“The Wayfaring Stranger” Album Review

The Wayfaring Stranger

Album: The Wayfaring Stranger

Artist: Burl Ives

Year: 1944

Genre: English Folk

Grade: B+

Long before he was the Snowman in Rudolph the Red-Nosed Reindeer, Burl Ives was an itinerant folk musician who wandered the United States during the Great Depression. With a warm, welcoming voice, it was only a matter of time before he found success. His 1944 release The Wayfaring Stranger is an early document of his non-holiday musical talents.

Nevertheless, The Wayfaring Stranger might not be the best predictor of what Ives was all about. The collection is heavily influenced by olde English folk ballads — slow, haunting, barren. Even still, Ives’ friendly singing brings these tunes to life, and it’s no surprise that the evocative title track became one of his signature songs.

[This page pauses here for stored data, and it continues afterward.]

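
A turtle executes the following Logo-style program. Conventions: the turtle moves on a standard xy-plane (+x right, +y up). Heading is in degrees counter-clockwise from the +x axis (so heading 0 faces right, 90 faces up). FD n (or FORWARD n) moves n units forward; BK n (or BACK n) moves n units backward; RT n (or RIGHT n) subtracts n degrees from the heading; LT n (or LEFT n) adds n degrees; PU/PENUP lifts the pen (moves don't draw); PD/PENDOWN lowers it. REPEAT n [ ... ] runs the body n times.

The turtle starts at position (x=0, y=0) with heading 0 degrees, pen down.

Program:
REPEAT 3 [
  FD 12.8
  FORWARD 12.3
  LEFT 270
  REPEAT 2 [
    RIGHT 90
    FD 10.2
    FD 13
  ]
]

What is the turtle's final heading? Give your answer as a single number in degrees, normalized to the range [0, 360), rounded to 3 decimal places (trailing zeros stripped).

Answer: 270

Derivation:
Executing turtle program step by step:
Start: pos=(0,0), heading=0, pen down
REPEAT 3 [
  -- iteration 1/3 --
  FD 12.8: (0,0) -> (12.8,0) [heading=0, draw]
  FD 12.3: (12.8,0) -> (25.1,0) [heading=0, draw]
  LT 270: heading 0 -> 270
  REPEAT 2 [
    -- iteration 1/2 --
    RT 90: heading 270 -> 180
    FD 10.2: (25.1,0) -> (14.9,0) [heading=180, draw]
    FD 13: (14.9,0) -> (1.9,0) [heading=180, draw]
    -- iteration 2/2 --
    RT 90: heading 180 -> 90
    FD 10.2: (1.9,0) -> (1.9,10.2) [heading=90, draw]
    FD 13: (1.9,10.2) -> (1.9,23.2) [heading=90, draw]
  ]
  -- iteration 2/3 --
  FD 12.8: (1.9,23.2) -> (1.9,36) [heading=90, draw]
  FD 12.3: (1.9,36) -> (1.9,48.3) [heading=90, draw]
  LT 270: heading 90 -> 0
  REPEAT 2 [
    -- iteration 1/2 --
    RT 90: heading 0 -> 270
    FD 10.2: (1.9,48.3) -> (1.9,38.1) [heading=270, draw]
    FD 13: (1.9,38.1) -> (1.9,25.1) [heading=270, draw]
    -- iteration 2/2 --
    RT 90: heading 270 -> 180
    FD 10.2: (1.9,25.1) -> (-8.3,25.1) [heading=180, draw]
    FD 13: (-8.3,25.1) -> (-21.3,25.1) [heading=180, draw]
  ]
  -- iteration 3/3 --
  FD 12.8: (-21.3,25.1) -> (-34.1,25.1) [heading=180, draw]
  FD 12.3: (-34.1,25.1) -> (-46.4,25.1) [heading=180, draw]
  LT 270: heading 180 -> 90
  REPEAT 2 [
    -- iteration 1/2 --
    RT 90: heading 90 -> 0
    FD 10.2: (-46.4,25.1) -> (-36.2,25.1) [heading=0, draw]
    FD 13: (-36.2,25.1) -> (-23.2,25.1) [heading=0, draw]
    -- iteration 2/2 --
    RT 90: heading 0 -> 270
    FD 10.2: (-23.2,25.1) -> (-23.2,14.9) [heading=270, draw]
    FD 13: (-23.2,14.9) -> (-23.2,1.9) [heading=270, draw]
  ]
]
Final: pos=(-23.2,1.9), heading=270, 18 segment(s) drawn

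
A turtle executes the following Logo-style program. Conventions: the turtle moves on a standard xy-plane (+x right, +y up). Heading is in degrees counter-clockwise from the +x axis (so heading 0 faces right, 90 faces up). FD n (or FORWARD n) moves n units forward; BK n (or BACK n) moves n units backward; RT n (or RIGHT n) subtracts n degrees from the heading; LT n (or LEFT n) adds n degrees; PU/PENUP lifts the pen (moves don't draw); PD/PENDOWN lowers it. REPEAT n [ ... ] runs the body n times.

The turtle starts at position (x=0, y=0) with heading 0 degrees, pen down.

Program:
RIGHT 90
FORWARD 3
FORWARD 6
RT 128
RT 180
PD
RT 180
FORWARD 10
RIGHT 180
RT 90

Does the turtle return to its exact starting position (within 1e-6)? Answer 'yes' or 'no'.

Answer: no

Derivation:
Executing turtle program step by step:
Start: pos=(0,0), heading=0, pen down
RT 90: heading 0 -> 270
FD 3: (0,0) -> (0,-3) [heading=270, draw]
FD 6: (0,-3) -> (0,-9) [heading=270, draw]
RT 128: heading 270 -> 142
RT 180: heading 142 -> 322
PD: pen down
RT 180: heading 322 -> 142
FD 10: (0,-9) -> (-7.88,-2.843) [heading=142, draw]
RT 180: heading 142 -> 322
RT 90: heading 322 -> 232
Final: pos=(-7.88,-2.843), heading=232, 3 segment(s) drawn

Start position: (0, 0)
Final position: (-7.88, -2.843)
Distance = 8.377; >= 1e-6 -> NOT closed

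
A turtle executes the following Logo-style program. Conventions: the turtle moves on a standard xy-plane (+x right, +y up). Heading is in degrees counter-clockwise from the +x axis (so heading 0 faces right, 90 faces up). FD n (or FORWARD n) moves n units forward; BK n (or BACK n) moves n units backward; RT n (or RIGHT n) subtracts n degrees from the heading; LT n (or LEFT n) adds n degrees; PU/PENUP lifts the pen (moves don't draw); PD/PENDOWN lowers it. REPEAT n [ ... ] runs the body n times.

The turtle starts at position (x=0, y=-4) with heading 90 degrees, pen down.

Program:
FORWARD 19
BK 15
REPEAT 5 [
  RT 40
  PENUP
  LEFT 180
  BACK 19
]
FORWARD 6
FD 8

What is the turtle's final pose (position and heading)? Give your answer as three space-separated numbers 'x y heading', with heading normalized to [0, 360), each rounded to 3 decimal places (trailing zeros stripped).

Answer: 1.748 14.911 70

Derivation:
Executing turtle program step by step:
Start: pos=(0,-4), heading=90, pen down
FD 19: (0,-4) -> (0,15) [heading=90, draw]
BK 15: (0,15) -> (0,0) [heading=90, draw]
REPEAT 5 [
  -- iteration 1/5 --
  RT 40: heading 90 -> 50
  PU: pen up
  LT 180: heading 50 -> 230
  BK 19: (0,0) -> (12.213,14.555) [heading=230, move]
  -- iteration 2/5 --
  RT 40: heading 230 -> 190
  PU: pen up
  LT 180: heading 190 -> 10
  BK 19: (12.213,14.555) -> (-6.498,11.256) [heading=10, move]
  -- iteration 3/5 --
  RT 40: heading 10 -> 330
  PU: pen up
  LT 180: heading 330 -> 150
  BK 19: (-6.498,11.256) -> (9.956,1.756) [heading=150, move]
  -- iteration 4/5 --
  RT 40: heading 150 -> 110
  PU: pen up
  LT 180: heading 110 -> 290
  BK 19: (9.956,1.756) -> (3.458,19.61) [heading=290, move]
  -- iteration 5/5 --
  RT 40: heading 290 -> 250
  PU: pen up
  LT 180: heading 250 -> 70
  BK 19: (3.458,19.61) -> (-3.041,1.756) [heading=70, move]
]
FD 6: (-3.041,1.756) -> (-0.989,7.394) [heading=70, move]
FD 8: (-0.989,7.394) -> (1.748,14.911) [heading=70, move]
Final: pos=(1.748,14.911), heading=70, 2 segment(s) drawn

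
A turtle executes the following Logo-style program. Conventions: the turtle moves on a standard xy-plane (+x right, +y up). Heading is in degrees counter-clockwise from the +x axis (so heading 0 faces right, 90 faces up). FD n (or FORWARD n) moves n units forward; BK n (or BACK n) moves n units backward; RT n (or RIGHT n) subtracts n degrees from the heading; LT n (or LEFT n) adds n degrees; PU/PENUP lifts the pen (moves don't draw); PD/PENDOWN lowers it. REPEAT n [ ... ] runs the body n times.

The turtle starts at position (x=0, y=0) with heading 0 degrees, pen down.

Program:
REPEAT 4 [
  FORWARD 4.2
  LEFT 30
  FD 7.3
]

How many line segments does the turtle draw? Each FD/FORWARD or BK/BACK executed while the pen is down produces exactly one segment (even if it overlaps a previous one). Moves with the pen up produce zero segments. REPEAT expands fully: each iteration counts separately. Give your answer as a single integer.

Answer: 8

Derivation:
Executing turtle program step by step:
Start: pos=(0,0), heading=0, pen down
REPEAT 4 [
  -- iteration 1/4 --
  FD 4.2: (0,0) -> (4.2,0) [heading=0, draw]
  LT 30: heading 0 -> 30
  FD 7.3: (4.2,0) -> (10.522,3.65) [heading=30, draw]
  -- iteration 2/4 --
  FD 4.2: (10.522,3.65) -> (14.159,5.75) [heading=30, draw]
  LT 30: heading 30 -> 60
  FD 7.3: (14.159,5.75) -> (17.809,12.072) [heading=60, draw]
  -- iteration 3/4 --
  FD 4.2: (17.809,12.072) -> (19.909,15.709) [heading=60, draw]
  LT 30: heading 60 -> 90
  FD 7.3: (19.909,15.709) -> (19.909,23.009) [heading=90, draw]
  -- iteration 4/4 --
  FD 4.2: (19.909,23.009) -> (19.909,27.209) [heading=90, draw]
  LT 30: heading 90 -> 120
  FD 7.3: (19.909,27.209) -> (16.259,33.531) [heading=120, draw]
]
Final: pos=(16.259,33.531), heading=120, 8 segment(s) drawn
Segments drawn: 8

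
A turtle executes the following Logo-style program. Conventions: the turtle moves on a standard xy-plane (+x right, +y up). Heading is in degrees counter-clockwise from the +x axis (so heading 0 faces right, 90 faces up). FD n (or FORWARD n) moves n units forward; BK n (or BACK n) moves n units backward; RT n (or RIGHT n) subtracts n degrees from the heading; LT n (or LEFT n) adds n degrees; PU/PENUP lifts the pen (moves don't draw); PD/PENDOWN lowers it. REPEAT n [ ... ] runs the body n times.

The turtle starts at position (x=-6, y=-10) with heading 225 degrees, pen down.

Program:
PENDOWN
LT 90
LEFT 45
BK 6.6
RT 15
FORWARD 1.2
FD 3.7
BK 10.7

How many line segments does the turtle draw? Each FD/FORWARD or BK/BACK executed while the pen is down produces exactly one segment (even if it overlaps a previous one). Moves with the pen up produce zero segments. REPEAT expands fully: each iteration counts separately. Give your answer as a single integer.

Answer: 4

Derivation:
Executing turtle program step by step:
Start: pos=(-6,-10), heading=225, pen down
PD: pen down
LT 90: heading 225 -> 315
LT 45: heading 315 -> 0
BK 6.6: (-6,-10) -> (-12.6,-10) [heading=0, draw]
RT 15: heading 0 -> 345
FD 1.2: (-12.6,-10) -> (-11.441,-10.311) [heading=345, draw]
FD 3.7: (-11.441,-10.311) -> (-7.867,-11.268) [heading=345, draw]
BK 10.7: (-7.867,-11.268) -> (-18.202,-8.499) [heading=345, draw]
Final: pos=(-18.202,-8.499), heading=345, 4 segment(s) drawn
Segments drawn: 4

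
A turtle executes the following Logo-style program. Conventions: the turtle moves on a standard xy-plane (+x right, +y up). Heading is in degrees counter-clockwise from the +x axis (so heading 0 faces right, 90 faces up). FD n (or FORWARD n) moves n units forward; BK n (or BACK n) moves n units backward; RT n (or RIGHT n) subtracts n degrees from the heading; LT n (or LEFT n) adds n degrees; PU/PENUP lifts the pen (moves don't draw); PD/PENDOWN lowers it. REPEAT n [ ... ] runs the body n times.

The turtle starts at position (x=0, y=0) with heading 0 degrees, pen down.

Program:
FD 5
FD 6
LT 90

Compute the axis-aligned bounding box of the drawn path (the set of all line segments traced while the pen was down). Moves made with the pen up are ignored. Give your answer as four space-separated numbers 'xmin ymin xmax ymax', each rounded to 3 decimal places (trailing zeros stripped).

Executing turtle program step by step:
Start: pos=(0,0), heading=0, pen down
FD 5: (0,0) -> (5,0) [heading=0, draw]
FD 6: (5,0) -> (11,0) [heading=0, draw]
LT 90: heading 0 -> 90
Final: pos=(11,0), heading=90, 2 segment(s) drawn

Segment endpoints: x in {0, 5, 11}, y in {0}
xmin=0, ymin=0, xmax=11, ymax=0

Answer: 0 0 11 0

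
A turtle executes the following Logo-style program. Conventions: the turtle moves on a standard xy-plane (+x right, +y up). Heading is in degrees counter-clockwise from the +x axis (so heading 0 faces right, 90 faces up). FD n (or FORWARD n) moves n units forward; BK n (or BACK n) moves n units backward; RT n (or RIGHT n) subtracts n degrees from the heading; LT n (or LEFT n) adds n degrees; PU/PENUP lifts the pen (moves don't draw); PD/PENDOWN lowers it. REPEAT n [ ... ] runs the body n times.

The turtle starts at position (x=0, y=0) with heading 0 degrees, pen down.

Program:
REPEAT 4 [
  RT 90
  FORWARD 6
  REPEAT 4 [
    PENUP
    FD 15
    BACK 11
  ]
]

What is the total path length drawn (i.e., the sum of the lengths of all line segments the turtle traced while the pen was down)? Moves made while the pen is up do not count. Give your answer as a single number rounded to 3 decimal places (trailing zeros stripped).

Executing turtle program step by step:
Start: pos=(0,0), heading=0, pen down
REPEAT 4 [
  -- iteration 1/4 --
  RT 90: heading 0 -> 270
  FD 6: (0,0) -> (0,-6) [heading=270, draw]
  REPEAT 4 [
    -- iteration 1/4 --
    PU: pen up
    FD 15: (0,-6) -> (0,-21) [heading=270, move]
    BK 11: (0,-21) -> (0,-10) [heading=270, move]
    -- iteration 2/4 --
    PU: pen up
    FD 15: (0,-10) -> (0,-25) [heading=270, move]
    BK 11: (0,-25) -> (0,-14) [heading=270, move]
    -- iteration 3/4 --
    PU: pen up
    FD 15: (0,-14) -> (0,-29) [heading=270, move]
    BK 11: (0,-29) -> (0,-18) [heading=270, move]
    -- iteration 4/4 --
    PU: pen up
    FD 15: (0,-18) -> (0,-33) [heading=270, move]
    BK 11: (0,-33) -> (0,-22) [heading=270, move]
  ]
  -- iteration 2/4 --
  RT 90: heading 270 -> 180
  FD 6: (0,-22) -> (-6,-22) [heading=180, move]
  REPEAT 4 [
    -- iteration 1/4 --
    PU: pen up
    FD 15: (-6,-22) -> (-21,-22) [heading=180, move]
    BK 11: (-21,-22) -> (-10,-22) [heading=180, move]
    -- iteration 2/4 --
    PU: pen up
    FD 15: (-10,-22) -> (-25,-22) [heading=180, move]
    BK 11: (-25,-22) -> (-14,-22) [heading=180, move]
    -- iteration 3/4 --
    PU: pen up
    FD 15: (-14,-22) -> (-29,-22) [heading=180, move]
    BK 11: (-29,-22) -> (-18,-22) [heading=180, move]
    -- iteration 4/4 --
    PU: pen up
    FD 15: (-18,-22) -> (-33,-22) [heading=180, move]
    BK 11: (-33,-22) -> (-22,-22) [heading=180, move]
  ]
  -- iteration 3/4 --
  RT 90: heading 180 -> 90
  FD 6: (-22,-22) -> (-22,-16) [heading=90, move]
  REPEAT 4 [
    -- iteration 1/4 --
    PU: pen up
    FD 15: (-22,-16) -> (-22,-1) [heading=90, move]
    BK 11: (-22,-1) -> (-22,-12) [heading=90, move]
    -- iteration 2/4 --
    PU: pen up
    FD 15: (-22,-12) -> (-22,3) [heading=90, move]
    BK 11: (-22,3) -> (-22,-8) [heading=90, move]
    -- iteration 3/4 --
    PU: pen up
    FD 15: (-22,-8) -> (-22,7) [heading=90, move]
    BK 11: (-22,7) -> (-22,-4) [heading=90, move]
    -- iteration 4/4 --
    PU: pen up
    FD 15: (-22,-4) -> (-22,11) [heading=90, move]
    BK 11: (-22,11) -> (-22,0) [heading=90, move]
  ]
  -- iteration 4/4 --
  RT 90: heading 90 -> 0
  FD 6: (-22,0) -> (-16,0) [heading=0, move]
  REPEAT 4 [
    -- iteration 1/4 --
    PU: pen up
    FD 15: (-16,0) -> (-1,0) [heading=0, move]
    BK 11: (-1,0) -> (-12,0) [heading=0, move]
    -- iteration 2/4 --
    PU: pen up
    FD 15: (-12,0) -> (3,0) [heading=0, move]
    BK 11: (3,0) -> (-8,0) [heading=0, move]
    -- iteration 3/4 --
    PU: pen up
    FD 15: (-8,0) -> (7,0) [heading=0, move]
    BK 11: (7,0) -> (-4,0) [heading=0, move]
    -- iteration 4/4 --
    PU: pen up
    FD 15: (-4,0) -> (11,0) [heading=0, move]
    BK 11: (11,0) -> (0,0) [heading=0, move]
  ]
]
Final: pos=(0,0), heading=0, 1 segment(s) drawn

Segment lengths:
  seg 1: (0,0) -> (0,-6), length = 6
Total = 6

Answer: 6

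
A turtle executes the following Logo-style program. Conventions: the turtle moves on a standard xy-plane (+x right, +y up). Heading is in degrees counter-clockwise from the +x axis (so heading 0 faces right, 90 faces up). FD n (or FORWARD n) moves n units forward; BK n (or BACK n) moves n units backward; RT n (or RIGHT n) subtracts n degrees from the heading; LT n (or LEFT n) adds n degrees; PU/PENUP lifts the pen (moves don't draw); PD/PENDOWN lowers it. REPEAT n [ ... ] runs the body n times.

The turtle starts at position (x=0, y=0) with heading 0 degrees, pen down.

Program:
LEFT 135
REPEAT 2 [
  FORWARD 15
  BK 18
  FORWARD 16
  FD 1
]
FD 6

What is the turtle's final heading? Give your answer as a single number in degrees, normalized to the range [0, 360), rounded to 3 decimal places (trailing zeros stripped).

Executing turtle program step by step:
Start: pos=(0,0), heading=0, pen down
LT 135: heading 0 -> 135
REPEAT 2 [
  -- iteration 1/2 --
  FD 15: (0,0) -> (-10.607,10.607) [heading=135, draw]
  BK 18: (-10.607,10.607) -> (2.121,-2.121) [heading=135, draw]
  FD 16: (2.121,-2.121) -> (-9.192,9.192) [heading=135, draw]
  FD 1: (-9.192,9.192) -> (-9.899,9.899) [heading=135, draw]
  -- iteration 2/2 --
  FD 15: (-9.899,9.899) -> (-20.506,20.506) [heading=135, draw]
  BK 18: (-20.506,20.506) -> (-7.778,7.778) [heading=135, draw]
  FD 16: (-7.778,7.778) -> (-19.092,19.092) [heading=135, draw]
  FD 1: (-19.092,19.092) -> (-19.799,19.799) [heading=135, draw]
]
FD 6: (-19.799,19.799) -> (-24.042,24.042) [heading=135, draw]
Final: pos=(-24.042,24.042), heading=135, 9 segment(s) drawn

Answer: 135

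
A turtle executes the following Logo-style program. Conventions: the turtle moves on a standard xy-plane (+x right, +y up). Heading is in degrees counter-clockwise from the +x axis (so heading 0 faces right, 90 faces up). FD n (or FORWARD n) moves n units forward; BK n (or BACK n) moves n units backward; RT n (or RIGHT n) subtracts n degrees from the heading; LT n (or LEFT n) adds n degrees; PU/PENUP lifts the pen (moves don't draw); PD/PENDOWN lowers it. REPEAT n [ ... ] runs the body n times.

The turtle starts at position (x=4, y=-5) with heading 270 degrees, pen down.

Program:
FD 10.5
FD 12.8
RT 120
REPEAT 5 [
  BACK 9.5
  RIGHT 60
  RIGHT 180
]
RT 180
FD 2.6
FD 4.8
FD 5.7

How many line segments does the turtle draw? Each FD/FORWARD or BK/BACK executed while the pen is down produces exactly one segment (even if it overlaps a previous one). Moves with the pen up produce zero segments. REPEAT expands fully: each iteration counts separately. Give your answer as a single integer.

Answer: 10

Derivation:
Executing turtle program step by step:
Start: pos=(4,-5), heading=270, pen down
FD 10.5: (4,-5) -> (4,-15.5) [heading=270, draw]
FD 12.8: (4,-15.5) -> (4,-28.3) [heading=270, draw]
RT 120: heading 270 -> 150
REPEAT 5 [
  -- iteration 1/5 --
  BK 9.5: (4,-28.3) -> (12.227,-33.05) [heading=150, draw]
  RT 60: heading 150 -> 90
  RT 180: heading 90 -> 270
  -- iteration 2/5 --
  BK 9.5: (12.227,-33.05) -> (12.227,-23.55) [heading=270, draw]
  RT 60: heading 270 -> 210
  RT 180: heading 210 -> 30
  -- iteration 3/5 --
  BK 9.5: (12.227,-23.55) -> (4,-28.3) [heading=30, draw]
  RT 60: heading 30 -> 330
  RT 180: heading 330 -> 150
  -- iteration 4/5 --
  BK 9.5: (4,-28.3) -> (12.227,-33.05) [heading=150, draw]
  RT 60: heading 150 -> 90
  RT 180: heading 90 -> 270
  -- iteration 5/5 --
  BK 9.5: (12.227,-33.05) -> (12.227,-23.55) [heading=270, draw]
  RT 60: heading 270 -> 210
  RT 180: heading 210 -> 30
]
RT 180: heading 30 -> 210
FD 2.6: (12.227,-23.55) -> (9.976,-24.85) [heading=210, draw]
FD 4.8: (9.976,-24.85) -> (5.819,-27.25) [heading=210, draw]
FD 5.7: (5.819,-27.25) -> (0.882,-30.1) [heading=210, draw]
Final: pos=(0.882,-30.1), heading=210, 10 segment(s) drawn
Segments drawn: 10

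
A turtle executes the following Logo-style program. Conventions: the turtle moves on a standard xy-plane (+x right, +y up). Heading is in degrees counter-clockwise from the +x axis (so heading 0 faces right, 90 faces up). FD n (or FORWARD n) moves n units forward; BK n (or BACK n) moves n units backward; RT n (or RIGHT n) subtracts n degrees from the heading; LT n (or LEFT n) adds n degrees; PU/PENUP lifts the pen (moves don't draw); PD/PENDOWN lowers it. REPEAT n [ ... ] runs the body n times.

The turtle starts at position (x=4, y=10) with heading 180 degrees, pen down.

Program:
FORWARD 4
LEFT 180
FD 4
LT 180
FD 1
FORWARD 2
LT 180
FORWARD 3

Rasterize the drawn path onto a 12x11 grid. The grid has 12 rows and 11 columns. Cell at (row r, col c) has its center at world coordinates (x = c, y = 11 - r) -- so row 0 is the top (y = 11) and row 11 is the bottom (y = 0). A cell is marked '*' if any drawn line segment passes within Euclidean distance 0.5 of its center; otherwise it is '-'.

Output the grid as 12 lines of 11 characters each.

Segment 0: (4,10) -> (0,10)
Segment 1: (0,10) -> (4,10)
Segment 2: (4,10) -> (3,10)
Segment 3: (3,10) -> (1,10)
Segment 4: (1,10) -> (4,10)

Answer: -----------
*****------
-----------
-----------
-----------
-----------
-----------
-----------
-----------
-----------
-----------
-----------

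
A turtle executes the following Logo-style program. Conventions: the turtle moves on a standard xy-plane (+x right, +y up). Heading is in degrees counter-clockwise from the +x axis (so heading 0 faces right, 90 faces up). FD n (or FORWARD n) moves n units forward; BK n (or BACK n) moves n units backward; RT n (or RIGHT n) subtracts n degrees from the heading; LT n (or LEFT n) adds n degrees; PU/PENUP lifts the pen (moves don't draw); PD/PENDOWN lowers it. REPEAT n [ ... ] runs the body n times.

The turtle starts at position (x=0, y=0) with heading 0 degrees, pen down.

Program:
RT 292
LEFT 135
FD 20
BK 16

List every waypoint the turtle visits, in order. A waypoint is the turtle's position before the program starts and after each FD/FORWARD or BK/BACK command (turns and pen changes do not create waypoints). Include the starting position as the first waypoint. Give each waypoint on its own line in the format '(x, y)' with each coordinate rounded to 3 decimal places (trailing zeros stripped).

Answer: (0, 0)
(-18.41, -7.815)
(-3.682, -1.563)

Derivation:
Executing turtle program step by step:
Start: pos=(0,0), heading=0, pen down
RT 292: heading 0 -> 68
LT 135: heading 68 -> 203
FD 20: (0,0) -> (-18.41,-7.815) [heading=203, draw]
BK 16: (-18.41,-7.815) -> (-3.682,-1.563) [heading=203, draw]
Final: pos=(-3.682,-1.563), heading=203, 2 segment(s) drawn
Waypoints (3 total):
(0, 0)
(-18.41, -7.815)
(-3.682, -1.563)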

Stranger’s influences predate turn-of-the-20th-century Appalachian styles (think Bascom Lamar Lunsford or Clarence Ashley) for the type of early music you’d probably find in Scotland circa 1750. All Ives needs to do is trade his guitar for a lute, and we’d be transported back to the 18th century.

The nice thing about traditional music is that it never really goes out of style. A good melody is a good melody, plain and simple. But for an even catchier melody, I’d suggest “Have a Holly Jolly Christmas.”